Several life insurers issue private placement U.S. tax compliant life insurance and annuity contracts. These companies absorb very little risk. Virtually all of the mortality risk is shifted to investment grade reinsurers. Additionally, the separate account or investment assets of the policy are custodied with large independent financial institutions.
The IDF may be structured as a foreign corporation or foreign LLC such as a Cayman corporation or LLC. Under the laws of the Cayman Islands, the investment income is not subject to taxation. The investment income received as the insurance company level is not subject to taxation for U.S. or PR tax purposes as the investment income is deductible as a contribution to the insurer's reserves for corporate tax purposes. The policyholder is not taxable on this investment income as the policy is a U.S and PR. tax compliant policy.
The investment custodial account is created in the name of the foreign corporation or LLC. All of the interests in the foreign corporation are owned by the investment manager and the insurance company separate account. The only way to invest in the foreign corporation LLC is through the purchase of the variable insurance contract.
The account holder with the foreign financial institution is not a U.S. person, it is the foreign entity. Importantly, Passive Foreign Investment Company (PFIC) tax rules have an exception for active insurance companies.
Invest Offshore Case Study
The Facts:
Alan Smith, age 50, is an American attorney that has spent the last twenty years in his firm's London office as a legal expert in international trade. As a partner in the firm, Alan has enjoyed financial success. He maintains an investment portfolio managed by the London office of a Swiss investment banking firm. The investment account has a current value of $3 million.
The account is subject to the new reporting obligations outlined in FATCA - (1) FBAR and (2) Form 8938. The two countries have recently signed a joint agreement regarding the accounts of Americans.
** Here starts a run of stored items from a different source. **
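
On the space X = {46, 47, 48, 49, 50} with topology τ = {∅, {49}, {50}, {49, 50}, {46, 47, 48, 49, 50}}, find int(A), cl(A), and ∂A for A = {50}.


int(A) = {50}, cl(A) = {46, 47, 48, 50}, ∂A = {46, 47, 48}.

Closed sets in (X, τ) are complements of opens:
  closed(X, τ) = {∅, {46, 47, 48}, {46, 47, 48, 49}, {46, 47, 48, 50}, {46, 47, 48, 49, 50}}.
int(A) = ⋃ {U ∈ τ : U ⊆ A}. Opens contained in A: ∅, {50}.
Taking the union of these: int(A) = {50}.
cl(A) = ⋂ {C closed : A ⊆ C}. Closed sets containing A: {46, 47, 48, 50}, {46, 47, 48, 49, 50}.
Intersecting these: cl(A) = {46, 47, 48, 50}.
∂A = cl(A) ∖ int(A) = {46, 47, 48, 50} ∖ {50} = {46, 47, 48}.


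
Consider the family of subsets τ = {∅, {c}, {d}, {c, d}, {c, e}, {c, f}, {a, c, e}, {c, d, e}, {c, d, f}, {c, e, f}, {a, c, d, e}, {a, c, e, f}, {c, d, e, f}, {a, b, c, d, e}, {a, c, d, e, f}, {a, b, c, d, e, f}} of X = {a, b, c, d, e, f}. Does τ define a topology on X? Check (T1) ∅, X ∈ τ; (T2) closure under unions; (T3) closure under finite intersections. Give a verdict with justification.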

The investment firm is pressuring Alan to transfer the account to another firm. Alan has been with his broker for the last twenty years and would like to retain the account with his broker.
The Strategy:
Alan creates a Nevis trust to serve as the applicant, owner and beneficiary a private placement variable deferred annuity contract issued by Acme Life, a specialty Puerto Rican life insurance company. The contract is U.S. tax compliant and features an insurance dedicated fund that is managed by the Swiss investment bank that currently manages Alan's personal account. The investment mandate provides the investment bank with complete legal authority and discretion to "buy and sell" based on the investment objectives.
The account is structured as a Cayman LLC. The funds are custodied with a Swiss bank. The investment bank is the managing member and the insurance company separate account is the only other authorized member in the LLC. Alan assigns his investment account with his broker to Acme as an in kind or non-cash premium. The policy PPM features two investment accounts - (1) Acme Money Market Account and (2) Swiss Cheese Investment Fund (managed by Swiss investment Bank).
The policyholder is not subject to FBAR reporting or completion of Form 8938. Additionally, the foreign financial institution is comfortable with the idea that the IDF is not an American account subject to reporting to the U.S. Government. The investment income is not taxable, as it is held within a variable annuity contract that is U.S. compliant. It is also not taxable to the policyholder under the U.S.-UK Income tax treaty.
Summary
The strategy outlined above provides a practical and effective method that will allow Americans with foreign accounts within foreign financial institutions to retain an account with a foreign financial institution through a private placement insurance contact issued by a life insurer issued in Puerto Rico. Furthermore, the account and policy is not subject to reporting under FBAR and Form 8938. Additionally, the investment income within the policy is non-taxable in the UK and U.S. since the policy is a U.S. tax complaint policy.